The major product in the following reaction is

$C_6H_5CH=CH_2 + HI→ ?$

$C_6H_5CHICH_3$

The correct answer is Option (2) → $C_6H_5CHICH_3$

Core Concept

This is electrophilic addition of $\text{HX}$ to an alkene following Markovnikov’s rule.

Styrene $(\text{C}_6\text{H}_5\text{-CH=CH}_2)$ forms a benzylic carbocation, which is highly stabilized by resonance with the benzene ring.

Stepwise Mechanism

Step 1: Protonation of double bond

$H^+$ from $\text{HI}$ adds to the terminal carbon $(\text{CH}_2)$, forming the benzylic carbocation:

$\text{C}_6\text{H}_5\text{-}\overset{+}{\text{C}}\text{H - CH}_3$

This carbocation is resonance stabilized, so it forms preferentially.

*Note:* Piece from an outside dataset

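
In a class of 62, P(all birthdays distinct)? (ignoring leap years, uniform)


P(all different) = Π(365-i)/365 for i=0..61
= (365/365)×(364/365)×...×(304/365)
= 0.004090

P ≈ 0.0041 ≈ 0.41%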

Step 2: Nucleophilic attack

$I^-$ attacks the carbocation:

$\text{C}_6\text{H}_5\text{-CH(I)-CH}_3$

Why other options are wrong

Option 1: $\text{C}_6\text{H}_5\text{CH}_2\text{CH}_2\text{I}$

Would require anti-Markovnikov addition. That occurs only with peroxide effect, and $\text{HI}$ does NOT show peroxide effect.

Option 3: $\text{IC}_6\text{H}_4\text{CH=CH}_2$

Would require substitution on the benzene ring. $\text{HI}$ does not cause electrophilic substitution here.

Option 4: $\text{C}_6\text{H}_5\text{CH}_2\text{CH}\text{I}_2$

Would require addition of two iodines, not possible with just $\text{HI}$.